Parking & Garbage: Solving the Two Greatest Challenges of Apartment Investing

amenities apartment investing apartments managed communities value add Sep 11, 2021
 

We've said around here, many times that amenities draw tenants to a project, but they stay because of parking, and garbage. When you're going to renew your lease, and you're like, I can never park or I can never have friends over because there's nowhere to park...

We've got some projects like that where parking is hard. I think a lot of cities give you less parking than you actually need. And it's tempting as a developer, right? parking is the ultimate density killer. It kills your profit.

You see those big parking lots and you think I could have built units there. But you know, you can get so dense that nobody wants to live there. So what does it matter? There's that line across, but the garbage can be a challenge. I've noticed that even culturally between states there are ways that people think about garbage differently. Like should I have to take it out? Do I have to put it in the dumpster? Right. And there's a big education process there.

Chase, are you still president in one of the Vineyard, UT HOAs? Yeah? Does Tucker row do dumpsters or cans?

Chase Leavitt

When we started that project, they used to do dumpsters. And then shortly after, I think I was like three to six months into that community when it was finished and stabilize. We found out that a bunch of just random people, we didn't know who they were, didn't live there. Were coming in just randomly dumping their garbage, their couches, whatever it was in the dumpsters. And so the owners or the tenants weren't able to take out their trash. They're just getting filled up too fast. So we had to make that adjustment.

Steve Olson

I'm going through that in Texas right now. Couch bandits. I mean, it's just couches tossed outside of dumpsters. And it looks terrible. It just clogs up the whole dumpster and then it looks gross. And it's unsightly.

We just spent like $8,000, doing a complete power wash of the entire subdivision because, you know, you build it and there's dust and things happen. And you know, a couple of years later, it's due for a bath, right? But when you have that trash situation, those enclosures, they get so nasty, and the before and after of power washing out those enclosures, and just how the project looked. In general, it's just a great way to maintain it.

So you did cans. Now people have nowhere to go toss a couch or random trash. I may or may not know a guy that occasionally when he has too much trash finds a dumpster. I don't know if you know anybody like that, or if any of our listeners may have ever thought of doing something like that.

Sherida Zenger

Kind of like I did last night after I moved my kids into their townhomes and boxes and there happened to be a dumpster. It was on-site though. So at least it was the builders that we bought from.

Steve Olson

Yes, exactly. It's a temptation that people have you know, you go toss stuff in a dumpster. So I don't know I've been kind of flirting with the idea of going to cans at that project because you know what would happen.

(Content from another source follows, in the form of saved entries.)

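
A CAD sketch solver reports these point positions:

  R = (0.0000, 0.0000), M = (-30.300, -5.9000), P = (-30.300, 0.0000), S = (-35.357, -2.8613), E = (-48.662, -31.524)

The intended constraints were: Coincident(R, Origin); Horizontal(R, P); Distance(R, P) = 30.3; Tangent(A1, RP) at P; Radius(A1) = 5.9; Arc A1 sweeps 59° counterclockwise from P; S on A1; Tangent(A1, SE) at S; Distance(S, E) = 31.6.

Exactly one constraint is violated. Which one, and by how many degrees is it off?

Tangent(A1, SE) at S — off by 6.10°.

R = (0.00, 0.00) ✓; R.y = 0.00, P.y = 0.00 ✓; |RP| = 30.30 ✓; ∠(MP, PR) = 90.00° ✓; |MP| = 5.900 ✓; bearing(M→S) − bearing(M→P) = 59.00° ✓; |MS| = 5.900 ✓; ∠(MS, SE) = 83.90° ✗; |SE| = 31.60 ✓.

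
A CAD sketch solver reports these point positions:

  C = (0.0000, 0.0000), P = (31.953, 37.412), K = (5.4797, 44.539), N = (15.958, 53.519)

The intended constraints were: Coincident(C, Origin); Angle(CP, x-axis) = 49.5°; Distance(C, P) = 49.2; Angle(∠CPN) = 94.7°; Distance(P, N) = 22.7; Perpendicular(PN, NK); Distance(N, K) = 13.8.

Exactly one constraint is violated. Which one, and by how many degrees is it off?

Perpendicular(PN, NK) — off by 4.20°.

C = (0.00, 0.00) ✓; CP at 49.50° ✓; |CP| = 49.20 ✓; ∠CPN = 94.70° ✓; |PN| = 22.70 ✓; ∠(PN, NK) = 85.80° ✗; |NK| = 13.80 ✓.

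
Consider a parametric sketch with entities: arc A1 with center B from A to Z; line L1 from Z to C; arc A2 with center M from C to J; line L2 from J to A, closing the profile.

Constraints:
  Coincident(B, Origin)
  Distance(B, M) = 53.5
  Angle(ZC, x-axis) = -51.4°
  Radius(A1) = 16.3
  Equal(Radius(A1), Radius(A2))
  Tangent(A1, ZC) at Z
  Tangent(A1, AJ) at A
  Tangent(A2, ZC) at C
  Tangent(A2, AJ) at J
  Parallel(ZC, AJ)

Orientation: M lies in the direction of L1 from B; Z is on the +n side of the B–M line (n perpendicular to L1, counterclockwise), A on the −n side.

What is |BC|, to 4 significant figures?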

We get to demo those dumpster enclosures and pick up two to three extra parking spaces. spread out evenly over. There are probably six or seven dumpsters. I've got 18 extra guest parking spaces. But the units aren't really designed in a way where there's a good place to keep a trash can.

Chase Leavitt

Yeah. So there's some give and take there. If you get rid of the dumpsters, you have extra parking? Possibly, yeah. But if you have trash cans, then there's not really much room to put the trash cans in some projects, or depending on what the project looks like.

Steve Olson

It might be a good idea for us to think in the future when we design these buildings, have the architects try and put in place a small concrete pad for a trash can to go.

Sherida Zenger

Yeah, right off to the side or something like that.

Steve Olson

Because the drawback to this is if we have dumpsters, this turned into a garbage conversation, right? If we have dumpsters, people are tossing stuff. They're not putting stuff all the way in the trash, right. And one project I've worked with, we took the lids off because we observed mom sending kid kids out. And he couldn't sling the big heavy trash bag up over the top and hold the lid open at the same time. So we took the lids off. But guess what happens? When the big garbage truck comes in? It sticks those forks through the slots on the side and lifts them up over the top.

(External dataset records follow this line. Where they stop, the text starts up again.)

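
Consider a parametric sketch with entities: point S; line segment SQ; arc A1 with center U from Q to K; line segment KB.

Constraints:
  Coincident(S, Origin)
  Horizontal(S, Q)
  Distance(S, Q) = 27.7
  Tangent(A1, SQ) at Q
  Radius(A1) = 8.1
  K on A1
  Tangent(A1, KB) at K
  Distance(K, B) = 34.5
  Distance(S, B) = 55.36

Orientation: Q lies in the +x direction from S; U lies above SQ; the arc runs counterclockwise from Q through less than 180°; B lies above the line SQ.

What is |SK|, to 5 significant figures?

36.736

S is at the origin; S and Q share the same y with |SQ| = 27.7 and Q on the +x side, so Q = (27.700, 0.0000). The tangent condition forces UQ to be normal to SQ, so U = Q + (0, 8.1) = (27.700, 8.1000). Since UK ⟂ KB (tangency), |UB| = √(8.1² + 34.5²) = 35.438 regardless of where K sits on A1. So B lies on both circle(S, 55.36) and circle(U, 35.438); the above-SQ intersection is B = (35.188, 42.738). K is the foot of the tangent from B: K = (35.799, 8.2434).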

The lids aren't holding the stuff in. So trash goes everywhere. I mean, we've had to hire an on-site property manager to just clean stuff up all the time, because it's there all the time. So I think the dumpsters are you saying I'm willing to deal with this problem in like six locations? The trash cans, you might be creating it over 200 locations? I don't know. So have you been pleased with it? is trash a problem? It's helped. It's helped out a lot.

Chase Leavitt

I think it costs a little bit more for every individual unit to have its own trash can. That's why they didn't do it before. But it helped. I mean, they just didn't have anywhere to take the trash out. So we had to make that move.

Steve Olson

There's a new one I'm involved with where it's a different kind of dumpster where there's like a door you open in the side. And so people aren't leaving trash out there, putting it in the side of the dumpster. And that means when they pick it up and dump it, it doesn't go everywhere. Because they trigger a button on top that opens it just for the trash truck. There's still the occasional couch.

So now we're putting in a gate to gate that community so not just any rando can come in there. And that would help a lot.